You may not actually kill for fried chicken, but at least one guy was willing to take a murder rap for, among other things, a big pile of KFC and Popeye’s.
An AP story on CNN today reports that Tremayne Durham, 33, of New York City, confessed to killing a former employee of an ice cream company after the company wouldn’t give Durham a refund on an ice cream truck he’d bought. Savvy negotiator that he is, Durham saw a long string of potentially cruel and unusual prison food in his future and made a delicious plea deal:
Durham agreed to plead guilty to murder – but only if he could get a break from jail food. The judge agreed and granted Durham a feast of KFC chicken, Popeye’s chicken, mashed potatoes, coleslaw, carrot cake and ice cream.
After Wednesday’s sentencing, Durham was to get the rest of the deal – calzones, lasagna, pizza and ice cream, his defense attorney confirmed. They will pay the tab.
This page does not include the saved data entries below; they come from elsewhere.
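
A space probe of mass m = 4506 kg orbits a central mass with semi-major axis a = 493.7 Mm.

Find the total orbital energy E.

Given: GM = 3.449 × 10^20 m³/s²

Convert to SI: a = 493.7 Mm = 4.937e+08 m.
E = −GMm / (2a).
E = −3.449e+20 · 4506 / (2 · 4.937e+08) J ≈ -1.574e+15 J = -1.574 PJ.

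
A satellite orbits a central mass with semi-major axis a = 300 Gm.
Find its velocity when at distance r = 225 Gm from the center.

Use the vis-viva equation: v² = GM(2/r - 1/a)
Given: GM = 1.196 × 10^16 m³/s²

Convert to SI: a = 300 Gm = 3e+11 m; r = 225 Gm = 2.25e+11 m.
Vis-viva: v = √(GM · (2/r − 1/a)).
2/r − 1/a = 2/2.25e+11 − 1/3e+11 = 5.55556e-12 m⁻¹.
v = √(1.196e+16 · 5.55556e-12) m/s ≈ 257.8 m/s = 257.8 m/s.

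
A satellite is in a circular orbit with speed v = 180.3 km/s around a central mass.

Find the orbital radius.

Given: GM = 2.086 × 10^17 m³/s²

Convert to SI: v = 180.3 km/s = 180300 m/s.
For a circular orbit, v² = GM / r, so r = GM / v².
r = 2.086e+17 / (180300)² m ≈ 6.417e+06 m = 6.417 Mm.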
We all know fried chicken is a wonderful comfort food, but there seems to be an extra strong link between the golden crust, the prison population and, sometimes, the great hereafter. Look at how many Texas death row inmates requested it as their last meal.
Fortunately for Durham, he won’t have to walk the green mile, but he was able to get a hell of a meal out of the deal anyway. Just goes to show, no matter how dire the situation, it sometimes is possible to have your fried chicken and eat it, too.